# WWII and infrared.



## Lucky13 (Apr 23, 2007)

How far did the development of infrared go for the Germans? Was it as good as they say?



















































"Mid April 1945: More IR Panthers appeared towards the end of the war. Some were encountered by British armored units: one unit met some IR Panthers near Uelzen and after a one-sided fight, 1 British platoon of Comet tanks was annihilated." 

"In April 1945 some of the solution B equiped Panthers were ordered to the Division "CLAUSEWITZ". In mid april these Panthers saw their only doctumented action near UELZEN, where they destroyed a full platoon equipped with the brandnew british Comet tanks." 

Did the Allies have any systems themself under development, which they could have used should the war had continued for another 6 months? Which system was the better one?

Another thing did the "Fliegerfaust" ever see any use in combat

What's your take?


----------



## Joe2 (Apr 24, 2007)

Its say it was awsome against what the allies had, and wipeing out a platoon of comets,


----------



## m kenny (Apr 24, 2007)

Joe2 said:


> Its say it was awsome against what the allies had, and wipeing out a platoon of comets,




It is a myth, no destruction of Comets as described.
There was a large amount Allied IR technology ready to be used if the Germans used theirs.
Look in this thread:


Feldgrau.net :: View topic - Tiger II vs. Panther

the links in it should dispell all the hype


----------



## Lucky13 (Apr 24, 2007)

Here and there they contradict themself though....
It is an interesting subject though I have to say.  

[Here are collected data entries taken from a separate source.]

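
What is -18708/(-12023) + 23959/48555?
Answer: 92032769/44905905 ≈ 2.0495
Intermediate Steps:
-18708/(-12023) + 23959/48555 = -18708*(-1/12023) + 23959*(1/48555) = 18708/12023 + 1843/3735 = 92032769/44905905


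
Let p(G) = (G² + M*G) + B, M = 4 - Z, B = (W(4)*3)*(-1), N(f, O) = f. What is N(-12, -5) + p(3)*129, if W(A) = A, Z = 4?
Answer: -399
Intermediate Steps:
B = -12 (B = (4*3)*(-1) = 12*(-1) = -12)
M = 0 (M = 4 - 1*4 = 4 - 4 = 0)
p(G) = -12 + G² (p(G) = (G² + 0*G) - 12 = (G² + 0) - 12 = G² - 12 = -12 + G²)
N(-12, -5) + p(3)*129 = -12 + (-12 + 3²)*129 = -12 + (-12 + 9)*129 = -12 - 3*129 = -12 - 387 = -399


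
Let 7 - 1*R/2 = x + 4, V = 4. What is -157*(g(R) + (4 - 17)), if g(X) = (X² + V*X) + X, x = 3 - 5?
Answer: -21509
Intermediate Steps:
x = -2
R = 10 (R = 14 - 2*(-2 + 4) = 14 - 2*2 = 14 - 4 = 10)
g(X) = X² + 5*X (g(X) = (X² + 4*X) + X = X² + 5*X)
-157*(g(R) + (4 - 17)) = -157*(10*(5 + 10) + (4 - 17)) = -157*(10*15 - 13) = -157*(150 - 13) = -157*137 = -21509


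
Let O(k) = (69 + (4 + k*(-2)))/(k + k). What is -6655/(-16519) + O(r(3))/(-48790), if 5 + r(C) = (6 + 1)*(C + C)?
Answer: 24027627819/59641188740 ≈ 0.40287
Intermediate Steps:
r(C) = -5 + 14*C (r(C) = -5 + (6 + 1)*(C + C) = -5 + 7*(2*C) = -5 + 14*C)
O(k) = (73 - 2*k)/(2*k) (O(k) = (69 + (4 - 2*k))/((2*k)) = (73 - 2*k)*(1/(2*k)) = (73 - 2*k)/(2*k))
-6655/(-16519) + O(r(3))/(-48790) = -6655/(-16519) + ((73/2 - (-5 + 14*3))/(-5 + 14*3))/(-48790) = -6655*(-1/16519) + ((73/2 - (-5 + 42))/(-5 + 42))*(-1/48790) = 6655/16519 + ((73/2 - 1*37)/37)*(-1/48790) = 6655/16519 + ((73/2 - 37)/37)*(-1/48790) = 6655/16519 + ((1/37)*(-½))*(-1/48790) = 6655/16519 - 1/74*(-1/48790) = 6655/16519 + 1/3610460 = 24027627819/59641188740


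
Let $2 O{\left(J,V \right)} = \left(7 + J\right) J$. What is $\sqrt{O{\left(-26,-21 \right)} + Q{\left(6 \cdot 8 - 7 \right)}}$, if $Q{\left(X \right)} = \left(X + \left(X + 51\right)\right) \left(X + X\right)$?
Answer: $\sqrt{11153} \approx 105.61$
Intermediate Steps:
$O{\left(J,V \right)} = \frac{J \left(7 + J\right)}{2}$ ($O{\left(J,V \right)} = \frac{\left(7 + J\right) J}{2} = \frac{J \left(7 + J\right)}{2}$)
$Q{\left(X \right)} = 2 X \left(51 + 2 X\right)$ ($Q{\left(X \right)} = \left(X + \left(51 + X\right)\right) 2 X = \left(51 + 2 X\right) 2 X = 2 X \left(51 + 2 X\right)$)
$\sqrt{O{\left(-26,-21 \right)} + Q{\left(6 \cdot 8 - 7 \right)}} = \sqrt{\frac{1}{2} \left(-26\right) \left(7 - 26\right) + 2 \left(6 \cdot 8 - 7\right) \left(51 + 2 \left(6 \cdot 8 - 7\right)\right)} = \sqrt{\frac{1}{2} \left(-26\right) \left(-19\right) + 2 \left(48 - 7\right) \left(51 + 2 \left(48 - 7\right)\right)} = \sqrt{247 + 2 \cdot 41 \left(51 + 2 \cdot 41\right)} = \sqrt{247 + 2 \cdot 41 \left(51 + 82\right)} = \sqrt{247 + 2 \cdot 41 \cdot 133} = \sqrt{247 + 10906} = \sqrt{11153}$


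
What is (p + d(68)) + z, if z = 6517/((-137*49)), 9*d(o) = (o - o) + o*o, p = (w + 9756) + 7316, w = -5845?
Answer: 14475182/1233 ≈ 11740.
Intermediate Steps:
p = 11227 (p = (-5845 + 9756) + 7316 = 3911 + 7316 = 11227)
d(o) = o²/9 (d(o) = ((o - o) + o*o)/9 = (0 + o²)/9 = o²/9)
z = -133/137 (z = 6517/(-6713) = 6517*(-1/6713) = -133/137 ≈ -0.97080)
(p + d(68)) + z = (11227 + (⅑)*68²) - 133/137 = (11227 + (⅑)*4624) - 133/137 = (11227 + 4624/9) - 133/137 = 105667/9 - 133/137 = 14475182/1233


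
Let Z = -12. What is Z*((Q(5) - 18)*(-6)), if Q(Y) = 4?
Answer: -1008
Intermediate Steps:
Z*((Q(5) - 18)*(-6)) = -12*(4 - 18)*(-6) = -(-168)*(-6) = -12*84 = -1008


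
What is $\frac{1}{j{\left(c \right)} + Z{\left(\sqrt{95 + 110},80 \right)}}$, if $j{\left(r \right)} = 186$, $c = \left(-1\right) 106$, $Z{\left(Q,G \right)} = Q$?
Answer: $\frac{186}{34391} - \frac{\sqrt{205}}{34391} \approx 0.0049921$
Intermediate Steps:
$c = -106$
$\frac{1}{j{\left(c \right)} + Z{\left(\sqrt{95 + 110},80 \right)}} = \frac{1}{186 + \sqrt{95 + 110}} = \frac{1}{186 + \sqrt{205}}$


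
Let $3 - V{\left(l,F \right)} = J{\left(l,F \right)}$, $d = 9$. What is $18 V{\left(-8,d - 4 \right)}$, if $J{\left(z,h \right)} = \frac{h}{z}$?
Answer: $\frac{261}{4} \approx 65.25$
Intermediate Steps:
$V{\left(l,F \right)} = 3 - \frac{F}{l}$
$18 V{\left(-8,d - 4 \right)} = 18 \left(3 - \frac{9 - 4}{-8}\right) = 18 \left(3 - 5 \left(- \frac{1}{8}\right)\right) = 18 \left(3 + \frac{5}{8}\right) = 18 \cdot \frac{29}{8} = \frac{261}{4}$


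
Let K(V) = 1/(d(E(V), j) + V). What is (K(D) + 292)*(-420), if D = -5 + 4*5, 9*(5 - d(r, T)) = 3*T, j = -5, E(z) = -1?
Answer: -1594572/13 ≈ -1.2266e+5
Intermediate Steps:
d(r, T) = 5 - T/3
D = 15 (D = -5 + 20 = 15)
K(V) = 1/(20/3 + V) (K(V) = 1/((5 - ⅓*(-5)) + V) = 1/((5 + 5/3) + V) = 1/(20/3 + V))
(K(D) + 292)*(-420) = (3/(20 + 3*15) + 292)*(-420) = (3/(20 + 45) + 292)*(-420) = (3/65 + 292)*(-420) = (18983/65)*(-420) = -1594572/13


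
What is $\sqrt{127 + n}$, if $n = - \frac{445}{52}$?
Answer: $\frac{\sqrt{80067}}{26} \approx 10.883$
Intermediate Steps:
$n = - \frac{445}{52}$ ($n = \left(-445\right) \frac{1}{52} = - \frac{445}{52} \approx -8.5577$)
$\sqrt{127 + n} = \sqrt{127 - \frac{445}{52}} = \sqrt{\frac{6159}{52}} = \frac{\sqrt{80067}}{26}$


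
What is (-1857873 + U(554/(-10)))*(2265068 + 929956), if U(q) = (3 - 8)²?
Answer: -5935868948352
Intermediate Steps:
U(q) = 25 (U(q) = (-5)² = 25)
(-1857873 + U(554/(-10)))*(2265068 + 929956) = (-1857873 + 25)*(2265068 + 929956) = -1857848*3195024 = -5935868948352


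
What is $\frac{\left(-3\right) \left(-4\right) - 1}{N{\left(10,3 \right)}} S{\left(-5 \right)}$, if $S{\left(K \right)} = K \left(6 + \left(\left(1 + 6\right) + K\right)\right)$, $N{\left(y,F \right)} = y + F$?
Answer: $- \frac{440}{13} \approx -33.846$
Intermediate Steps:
$N{\left(y,F \right)} = F + y$
$S{\left(K \right)} = K \left(13 + K\right)$ ($S{\left(K \right)} = K \left(6 + \left(7 + K\right)\right) = K \left(13 + K\right)$)
$\frac{\left(-3\right) \left(-4\right) - 1}{N{\left(10,3 \right)}} S{\left(-5 \right)} = \frac{\left(-3\right) \left(-4\right) - 1}{3 + 10} \left(- 5 \left(13 - 5\right)\right) = \frac{12 - 1}{13} \left(\left(-5\right) 8\right) = \frac{1}{13} \cdot 11 \left(-40\right) = \frac{11}{13} \left(-40\right) = - \frac{440}{13}$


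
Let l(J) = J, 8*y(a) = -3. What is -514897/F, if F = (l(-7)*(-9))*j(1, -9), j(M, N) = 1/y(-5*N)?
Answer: 514897/168 ≈ 3064.9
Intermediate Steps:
y(a) = -3/8 (y(a) = (1/8)*(-3) = -3/8)
j(M, N) = -8/3 (j(M, N) = 1/(-3/8) = -8/3)
F = -168 (F = -7*(-9)*(-8/3) = 63*(-8/3) = -168)
-514897/F = -514897/(-168) = -514897*(-1/168) = 514897/168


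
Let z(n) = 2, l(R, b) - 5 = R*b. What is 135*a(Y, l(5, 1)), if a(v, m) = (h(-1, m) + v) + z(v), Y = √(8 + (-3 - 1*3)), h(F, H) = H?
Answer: 1620 + 135*√2 ≈ 1810.9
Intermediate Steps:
l(R, b) = 5 + R*b
Y = √2 (Y = √(8 + (-3 - 3)) = √(8 - 6) = √2 ≈ 1.4142)
a(v, m) = 2 + m + v (a(v, m) = (m + v) + 2 = 2 + m + v)
135*a(Y, l(5, 1)) = 135*(2 + (5 + 5*1) + √2) = 135*(2 + (5 + 5) + √2) = 135*(2 + 10 + √2) = 135*(12 + √2) = 1620 + 135*√2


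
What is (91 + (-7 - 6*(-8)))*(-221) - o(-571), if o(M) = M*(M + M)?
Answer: -681254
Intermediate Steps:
o(M) = 2*M² (o(M) = M*(2*M) = 2*M²)
(91 + (-7 - 6*(-8)))*(-221) - o(-571) = (91 + (-7 - 6*(-8)))*(-221) - 2*(-571)² = (91 + (-7 + 48))*(-221) - 2*326041 = (91 + 41)*(-221) - 1*652082 = 132*(-221) - 652082 = -29172 - 652082 = -681254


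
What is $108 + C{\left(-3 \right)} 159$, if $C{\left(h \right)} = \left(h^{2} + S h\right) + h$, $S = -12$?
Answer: $6786$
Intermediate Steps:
$C{\left(h \right)} = h^{2} - 11 h$ ($C{\left(h \right)} = \left(h^{2} - 12 h\right) + h = h^{2} - 11 h$)
$108 + C{\left(-3 \right)} 159 = 108 + - 3 \left(-11 - 3\right) 159 = 108 + \left(-3\right) \left(-14\right) 159 = 108 + 42 \cdot 159 = 108 + 6678 = 6786$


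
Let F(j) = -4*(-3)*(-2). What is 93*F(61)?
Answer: -2232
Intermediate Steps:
F(j) = -24 (F(j) = 12*(-2) = -24)
93*F(61) = 93*(-24) = -2232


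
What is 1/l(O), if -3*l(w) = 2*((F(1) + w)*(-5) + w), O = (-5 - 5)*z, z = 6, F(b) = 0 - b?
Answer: -3/490 ≈ -0.0061224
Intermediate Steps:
F(b) = -b
O = -60 (O = (-5 - 5)*6 = -10*6 = -60)
l(w) = -10/3 + 8*w/3 (l(w) = -2*((-1*1 + w)*(-5) + w)/3 = -2*((-1 + w)*(-5) + w)/3 = -2*((5 - 5*w) + w)/3 = -2*(5 - 4*w)/3 = -(10 - 8*w)/3 = -10/3 + 8*w/3)
1/l(O) = 1/(-10/3 + (8/3)*(-60)) = 1/(-10/3 - 160) = 1/(-490/3) = -3/490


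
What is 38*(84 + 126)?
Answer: 7980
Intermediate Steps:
38*(84 + 126) = 38*210 = 7980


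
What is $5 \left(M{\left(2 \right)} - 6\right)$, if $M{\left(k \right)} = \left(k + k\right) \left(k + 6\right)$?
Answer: $130$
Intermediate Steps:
$M{\left(k \right)} = 2 k \left(6 + k\right)$
$5 \left(M{\left(2 \right)} - 6\right) = 5 \left(2 \cdot 2 \left(6 + 2\right) - 6\right) = 5 \left(2 \cdot 2 \cdot 8 - 6\right) = 5 \left(32 - 6\right) = 5 \cdot 26 = 130$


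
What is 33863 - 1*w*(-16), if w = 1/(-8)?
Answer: 33861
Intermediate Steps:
w = -⅛ ≈ -0.12500
33863 - 1*w*(-16) = 33863 - 1*(-⅛)*(-16) = 33863 - (-1)*(-16)/8 = 33863 - 1*2 = 33863 - 2 = 33861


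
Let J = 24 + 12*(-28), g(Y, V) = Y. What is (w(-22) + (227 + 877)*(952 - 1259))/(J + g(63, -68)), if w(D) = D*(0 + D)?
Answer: 338444/249 ≈ 1359.2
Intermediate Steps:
w(D) = D**2 (w(D) = D*D = D**2)
J = -312 (J = 24 - 336 = -312)
(w(-22) + (227 + 877)*(952 - 1259))/(J + g(63, -68)) = ((-22)**2 + (227 + 877)*(952 - 1259))/(-312 + 63) = (484 + 1104*(-307))/(-249) = (484 - 338928)*(-1/249) = -338444*(-1/249) = 338444/249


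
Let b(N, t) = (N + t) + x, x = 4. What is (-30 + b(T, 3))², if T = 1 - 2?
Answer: 576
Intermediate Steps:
T = -1
b(N, t) = 4 + N + t (b(N, t) = (N + t) + 4 = 4 + N + t)
(-30 + b(T, 3))² = (-30 + (4 - 1 + 3))² = (-30 + 6)² = (-24)² = 576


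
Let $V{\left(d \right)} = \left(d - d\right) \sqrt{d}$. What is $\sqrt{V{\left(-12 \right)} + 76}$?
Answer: $2 \sqrt{19} \approx 8.7178$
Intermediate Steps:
$V{\left(d \right)} = 0$ ($V{\left(d \right)} = 0 \sqrt{d} = 0$)
$\sqrt{V{\left(-12 \right)} + 76} = \sqrt{0 + 76} = \sqrt{76} = 2 \sqrt{19}$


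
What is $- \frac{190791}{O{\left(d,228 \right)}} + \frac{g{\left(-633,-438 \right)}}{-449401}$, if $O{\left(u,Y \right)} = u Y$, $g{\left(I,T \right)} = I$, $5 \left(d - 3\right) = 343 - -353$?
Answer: $- \frac{47622857399}{8094610812} \approx -5.8833$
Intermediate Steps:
$d = \frac{711}{5}$ ($d = 3 + \frac{343 - -353}{5} = 3 + \frac{343 + 353}{5} = 3 + \frac{1}{5} \cdot 696 = 3 + \frac{696}{5} = \frac{711}{5} \approx 142.2$)
$O{\left(u,Y \right)} = Y u$
$- \frac{190791}{O{\left(d,228 \right)}} + \frac{g{\left(-633,-438 \right)}}{-449401} = - \frac{190791}{228 \cdot \frac{711}{5}} - \frac{633}{-449401} = - \frac{190791}{\frac{162108}{5}} - - \frac{633}{449401} = \left(-190791\right) \frac{5}{162108} + \frac{633}{449401} = - \frac{105995}{18012} + \frac{633}{449401} = - \frac{47622857399}{8094610812}$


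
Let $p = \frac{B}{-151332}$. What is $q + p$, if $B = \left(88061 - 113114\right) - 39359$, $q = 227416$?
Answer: $\frac{8603845631}{37833} \approx 2.2742 \cdot 10^{5}$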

"The crew had one problem and it was to identify foe or friend throug the device - it was like looking on a old movie and you could not see if it was a T-34 or a Panther. Thats why they "hold" fire many times."

If they never saw any action, why would they hold their fire if they couldn't see if it was an enemy T-34 or a friendly Panther?

Oh well.....


----------



## Erich (Apr 24, 2007)

I'm not going to quote or tell you anything about the what-ifs with the ground forces as it did not prove itself it already had as early as 42 with the German Luftw. NF force and then rekindled with the Ju 88G-6 against the RAF bomber streams in 1945 with no way to block/jam the nose unit..........it did what it was suppose to do but to late to cause any real effect-outcome


----------



## Lucky13 (Apr 24, 2007)

From the same website....

"Would you believe Russian infrared? 

Changing tact slightly I read a post years ago that mentioned Russian infrared in the Finish 1940 winter war, and thought, not bloody likely but I'll keep my mouth shut until I find out (positively) sort of thing. 
It did add to the suspicion the Russians had something on the go regarding infrared because they had such a large television industry before the war and that technology gives you IR capability. 

A recent book on the Russian BT tank series (published in Russia) shows a couple of photographs of the Russian tank drivers infrared system, the 'DUDKA' which looks a lot like a modern helmet mounted system. It appears to be based on the Holst tube, similar to the British 'Tabby'. The quoted range is 50 meters on test 1939/40."


----------